A new study looking into the effect of THC on a specific type of stroke found worse outcomes for patients who were marijuana users.
A new study found that people dealing with a bleeding stroke might face worse outcomes if they’re also cannabis consumers. The study is the largest of its kind to look into the impact of THC on this severe form of stroke.
Published in the journal Stroke, the study examined the effect of THC on a specific type of bleeding stroke called aneurysmal subarachnoid hemorrhage. This occurs when a blood vessel bursts on the surface of the brain, creating a bleeding patch between the brain and the surface above. It’s a serious condition, one that isn’t all that common, occurring less than 200,000 times a year.
Per the study’s findings, regular marijuana users who’ve experienced this stroke are twice as likely to face worse outcomes when compared to non-cannabis users.
The study analyzed data from over 1,000 patients treated with aneurysmal subarachnoid hemorrhage and looked into their urine samples, comparing and contrasting those who’ve consumed substances (including THC) within the past three days and those who hadn’t.
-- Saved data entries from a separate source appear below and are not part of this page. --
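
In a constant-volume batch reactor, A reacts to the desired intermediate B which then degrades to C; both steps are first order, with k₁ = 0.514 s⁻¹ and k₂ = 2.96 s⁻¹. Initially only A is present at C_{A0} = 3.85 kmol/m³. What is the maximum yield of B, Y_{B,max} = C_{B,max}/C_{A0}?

For a first-order series the maximum intermediate yield is C_{B,max}/C_{A0} = (k₁/k₂)^[k₂/(k₂−k₁)].
= (0.514/2.96)^(2.96/(2.96−0.514)) = (0.1736)^(1.210) = 0.1202.

0.120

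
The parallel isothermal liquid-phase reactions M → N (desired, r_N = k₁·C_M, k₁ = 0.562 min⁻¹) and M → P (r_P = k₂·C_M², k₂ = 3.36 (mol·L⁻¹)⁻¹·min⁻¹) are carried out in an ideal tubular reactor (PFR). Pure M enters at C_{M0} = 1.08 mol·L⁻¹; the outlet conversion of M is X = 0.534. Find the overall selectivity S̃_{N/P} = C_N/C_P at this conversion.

C_M = C_{M0}(1−X) = 0.5033 mol·L⁻¹.
Along a PFR/batch, dC_N/dC_M = −r_N/(r_N+r_P) = −k₁/(k₁+k₂·C_M).
Integrating from C_{M0} to C_M: C_N = (0.562/3.36)·ln[(0.562+3.36·1.08)/(0.562+3.36·0.503)] = 0.1673·ln(4.191/2.253) = 0.1038 mol·L⁻¹.
C_P = (C_{M0}−C_M)−C_N = 0.4729 mol·L⁻¹; S̃_{N/P} = 0.1038/0.4729 = 0.220.

0.220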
The former were more likely to experience negative side effects like delayed cerebral ischemia (a condition that occurs when the brain doesn’t have enough oxygen flow), long-term disability, and even death.
An interesting discovery that the study made was the fact that out of all the substances tested, only cannabis increased the risk of delayed cerebral ischemia.
While the results are not wholly understood, studies like this show how important it is for doctors to have a full picture of their patients’ habits, helping them be on the lookout for symptoms and side effects that they might not have been expecting. While the connection between cannabis and bleeding strokes is conclusive, it’s significant enough to warrant more studying, especially since cannabis is becoming an increasingly available substance.